Payment regulations are tightening. Most new and existing rules have a common denominator: the customer. More specifically, the need to know who the customer is and validate their identity.
The revised version of the Bacs Service User’s Guide and Rules to the Direct Debit Scheme place a heavy emphasis on ‘Know Your Customer’ (KYC).
Despite being in a world heavily fuelled by digital technology, 81% of businesses admit finding it hard to achieve a single customer view – an essential part of the KYC guidelines and fraud detection.
How can you get to know your customers when your view is obscured by technology?
It is just as important to carry out KYC, Bank Account Validation and Verification of Bank Account ownership before making payments to beneficiaries.
In addition, with the Second Payment Services Directive (PSD2), the EU has ruled that multi-factored ID checks should be used to enhance strong customer authentication. Businesses will be allowed to choose how they meet these requirements, but will have to establish two out of three of the following criteria:
- Knowledge – something only known by the customer
- Possession – something specifically owned by the customer
- Inherence – something original to the customer
Along with PSD2 comes the 4th Anti- Money Laundering Directive (4AML), which also concentrates on the need to know customers better. It means organisations will need to complete risk assessments and customer due diligence, and keep reports on file as evidence that the business relationship is strong and of legitimate standing.
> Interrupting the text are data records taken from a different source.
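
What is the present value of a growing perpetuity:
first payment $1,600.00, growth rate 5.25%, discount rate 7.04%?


Formula: PV = C / (r - g)
Spread: r - g = 0.0704 - 0.0525 = 0.0179
Substituting: PV = $1,600.00 / 0.0179
PV = $89,385.47

$89,385.47


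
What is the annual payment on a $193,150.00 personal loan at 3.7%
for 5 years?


Formula: PMT = PV * r / (1 - (1+r)^(-n))
Denominator: 1 - (1 + 0.037)^(-5) = 0.166115
Numerator: $193,150.00 * 0.037 = 7146.55
PMT = 7146.55 / 0.166115 = $43,021.73

$43,021.73


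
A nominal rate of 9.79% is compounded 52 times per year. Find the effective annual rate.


Formula: EAR = (1 + r/m)^m - 1
Period rate: r/m = 0.0979 / 52 = 0.001883
Compounding: (1 + 0.001883)^52 = 1.102751
EAR = 1.102751 - 1 = 0.102751

0.102751


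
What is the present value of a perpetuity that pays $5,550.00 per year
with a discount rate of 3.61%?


Formula: PV = C / r
Substituting: PV = $5,550.00 / 0.0361
PV = $153,739.61

$153,739.61


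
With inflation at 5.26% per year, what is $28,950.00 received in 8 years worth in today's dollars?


Formula: Real value = nominal / (1 + inflation)^years
Price level: (1 + 0.0526)^8 = 1.506978
Real value = $28,950.00 / 1.506978 = $19,210.63

$19,210.63


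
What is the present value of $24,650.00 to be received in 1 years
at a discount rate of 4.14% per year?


Formula: PV = FV / (1 + r)^n
Substituting: PV = $24,650.00 / (1 + 0.0414)^1
Discount factor: (1.0414)^1 = 1.0414
PV = $24,650.00 / 1.0414 = $23,670.06

$23,670.06


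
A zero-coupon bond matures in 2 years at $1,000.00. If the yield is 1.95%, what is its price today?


Formula: Price = FV / (1 + r)^n
Substituting: Price = $1,000.00 / (1 + 0.0195)^2
Discount factor: (1.0195)^2 = 1.03938
Price = $1,000.00 / 1.03938 = $962.11

$962.11


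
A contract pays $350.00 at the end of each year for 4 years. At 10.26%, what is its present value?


Formula: PV = PMT * (1 - (1+r)^(-n)) / r
Discount factor: (1 + 0.1026)^(-4) = 0.676594
Bracket: 1 - 0.676594 = 0.323406
PV = $350.00 * 0.323406 / 0.1026 = $1,103.24

$1,103.24


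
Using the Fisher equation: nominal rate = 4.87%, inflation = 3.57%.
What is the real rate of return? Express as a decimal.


Formula: (1 + r_real) = (1 + r_nom) / (1 + inflation)
Substituting: (1 + r_real) = 1.0487 / 1.0357
(1 + r_real) = 1.012552
r_real = 1.012552 - 1 = 0.012552

0.012552


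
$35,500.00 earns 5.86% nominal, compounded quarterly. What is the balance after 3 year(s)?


Formula: FV = P * (1 + r/m)^(m*t)
Period rate: r/m = 0.0586 / 4 = 0.01465
Total periods: m*t = 4 * 3 = 12
Growth factor: (1 + 0.01465)^12 = 1.19068
FV = $35,500.00 * 1.19068 = $42,269.15

$42,269.15


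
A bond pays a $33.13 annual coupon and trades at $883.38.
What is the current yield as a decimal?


Formula: Current yield = annual coupon / price
Substituting: CY = $33.13 / $883.38
CY = 0.037504

0.037504


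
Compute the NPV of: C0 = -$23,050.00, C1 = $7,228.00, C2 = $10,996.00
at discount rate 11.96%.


Formula: NPV = C0 + C1/(1+r) + C2/(1+r)^2
Discount C1: $7,228.00 / (1 + 0.1196) = $6,455.88
Discount C2: $10,996.00 / (1 + 0.1196)^2 = $8,772.21
NPV = -$23,050.00 + $6,455.88 + $8,772.21 = -$7,821.91

-$7,821.91


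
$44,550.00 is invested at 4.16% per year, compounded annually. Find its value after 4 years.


Formula: FV = P * (1 + r)^n
Substituting: FV = $44,550.00 * (1 + 0.0416)^4
Growth factor: (1.0416)^4 = 1.177074
FV = $44,550.00 * 1.177074 = $52,438.66

$52,438.66


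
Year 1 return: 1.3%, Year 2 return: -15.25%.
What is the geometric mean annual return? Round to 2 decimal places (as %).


Formula: Geometric mean = ((1+r1)*(1+r2))^(1/2) - 1
Product: (1 + 0.013) * (1 + -0.1525) = 1.013 * 0.8475 = 0.858518
Square root: 0.858518^0.5 = 0.926562
Geometric mean = 0.926562 - 1 = -0.073438
As percentage: -7.34%

-7.34%


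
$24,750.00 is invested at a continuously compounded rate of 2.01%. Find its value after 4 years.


Formula: FV = P * e^(r*t)
Exponent: r*t = 0.0201 * 4 = 0.0804
e^(0.0804) = 1.08372
FV = $24,750.00 * 1.08372 = $26,822.08

$26,822.08


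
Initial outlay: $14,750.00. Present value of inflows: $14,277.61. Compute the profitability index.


Formula: PI = PV(cash flows) / initial investment
Substituting: PI = $14,277.61 / $14,750.00
PI = 0.968

0.968


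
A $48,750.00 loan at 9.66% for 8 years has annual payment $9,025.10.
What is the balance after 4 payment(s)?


Formula: Balance = PV*(1+r)^k - PMT*((1+r)^k - 1)/r
Growth: (1 + 0.0966)^4 = 1.446082
Accumulated factor: ((1+r)^k - 1)/r = 4.617828
Balance = $48,750.00 * 1.446082 - $9,025.10 * 4.617828
Balance = $28,820.15

$28,820.15


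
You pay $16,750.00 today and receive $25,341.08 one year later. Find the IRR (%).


Formula: IRR = C1/C0 - 1
Substituting: IRR = $25,341.08 / $16,750.00 - 1
Ratio: 1.5129 - 1 = 0.5129
IRR = 51.29%

51.29%


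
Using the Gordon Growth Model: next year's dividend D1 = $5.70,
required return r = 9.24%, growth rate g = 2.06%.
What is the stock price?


Formula: P = D1 / (r - g)
Spread: r - g = 0.0924 - 0.0206 = 0.0718
Substituting: P = $5.70 / 0.0718
P = $79.39

$79.39


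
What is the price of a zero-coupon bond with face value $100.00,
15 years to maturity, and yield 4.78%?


Formula: Price = FV / (1 + r)^n
Substituting: Price = $100.00 / (1 + 0.0478)^15
Discount factor: (1.0478)^15 = 2.01454
Price = $100.00 / 2.01454 = $49.64

$49.64


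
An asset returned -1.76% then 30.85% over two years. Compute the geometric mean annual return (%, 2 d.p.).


Formula: Geometric mean = ((1+r1)*(1+r2))^(1/2) - 1
Product: (1 + -0.0176) * (1 + 0.3085) = 0.9824 * 1.3085 = 1.28547
Square root: 1.28547^0.5 = 1.133786
Geometric mean = 1.133786 - 1 = 0.133786
As percentage: 13.38%

13.38%


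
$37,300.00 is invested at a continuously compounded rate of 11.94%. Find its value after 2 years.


Formula: FV = P * e^(r*t)
Exponent: r*t = 0.1194 * 2 = 0.2388
e^(0.2388) = 1.269725
FV = $37,300.00 * 1.269725 = $47,360.73

$47,360.73


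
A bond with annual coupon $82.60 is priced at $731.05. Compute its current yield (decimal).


Formula: Current yield = annual coupon / price
Substituting: CY = $82.60 / $731.05
CY = 0.112988

0.112988


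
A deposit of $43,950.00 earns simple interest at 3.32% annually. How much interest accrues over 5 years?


Formula: I = P * r * t
Substituting: I = $43,950.00 * 0.0332 * 5
Step: I = $43,950.00 * 0.166
I = $7,295.70

$7,295.70


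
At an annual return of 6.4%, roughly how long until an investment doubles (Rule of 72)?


Formula: Years ≈ 72 / r
Substituting: Years ≈ 72 / 6.4
Years ≈ 11.2

11.2 years


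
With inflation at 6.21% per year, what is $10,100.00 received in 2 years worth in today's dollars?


Formula: Real value = nominal / (1 + inflation)^years
Price level: (1 + 0.0621)^2 = 1.128056
Real value = $10,100.00 / 1.128056 = $8,953.45

$8,953.45


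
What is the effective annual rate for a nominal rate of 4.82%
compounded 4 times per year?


Formula: EAR = (1 + r/m)^m - 1
Period rate: r/m = 0.0482 / 4 = 0.01205
Compounding: (1 + 0.01205)^4 = 1.049078
EAR = 1.049078 - 1 = 0.049078

0.049078


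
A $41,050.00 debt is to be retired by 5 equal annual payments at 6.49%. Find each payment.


Formula: PMT = PV * r / (1 - (1+r)^(-n))
Denominator: 1 - (1 + 0.0649)^(-5) = 0.269776
Numerator: $41,050.00 * 0.0649 = 2664.145
PMT = 2664.145 / 0.269776 = $9,875.38

$9,875.38


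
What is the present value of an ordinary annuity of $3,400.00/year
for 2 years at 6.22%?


Formula: PV = PMT * (1 - (1+r)^(-n)) / r
Discount factor: (1 + 0.0622)^(-2) = 0.886314
Bracket: 1 - 0.886314 = 0.113686
PV = $3,400.00 * 0.113686 / 0.0622 = $6,214.37

$6,214.37


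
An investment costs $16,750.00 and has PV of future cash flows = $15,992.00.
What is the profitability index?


Formula: PI = PV(cash flows) / initial investment
Substituting: PI = $15,992.00 / $16,750.00
PI = 0.9547

0.9547


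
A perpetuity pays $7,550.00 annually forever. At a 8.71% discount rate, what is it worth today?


Formula: PV = C / r
Substituting: PV = $7,550.00 / 0.0871
PV = $86,681.97

$86,681.97


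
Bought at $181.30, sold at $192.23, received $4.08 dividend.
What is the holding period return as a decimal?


Formula: HPR = (P1 - P0 + D) / P0
Gain: $192.23 - $181.30 + $4.08 = $15.01
HPR = $15.01 / $181.30 = 0.0828

0.0828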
With these steps towards risk-free payments come some important considerations for businesses. Not only do they need to respect payment regulations by implementing advanced anti-fraud solutions, they also need to deliver a smooth, uninterrupted customer experience. There are a number of regulations to comply with and organisations needs to consider them as a whole. PSD2, 4AML, KYC – they all advocate and mandate the need to know who a customer is, validate them and authenticate them. Therefore, businesses would be wise to consider what this looks like as a single strategy that complies with all – while focusing on the expectations of the customer. This won’t be a simple change, but will protect both business and consumer from fraud and losses as a result.
Customers who’ve grown to expect quick and easy transactions won’t take kindly to having to go through lengthy identity checks and risk assessments simply to make a payment.
Keep extra steps quick and easy, however, and they’ll soon become an accepted part of the process. Already common online, services which ask the customer for characters from a password add an extra layer of authentication.
The future will be led by innovation. One company working towards PSD2 requirements has trialled the use of selfies to fulfil the inherence element, together with the use of a password for knowledge. It’s this sort of creative thinking that could turn the authentication process into something that actually engages customers and drives growth.
Providing businesses continue to be customer focused and explain to customers exactly how their data is being used, the changes presented from the new rules can offer a better experience as a whole.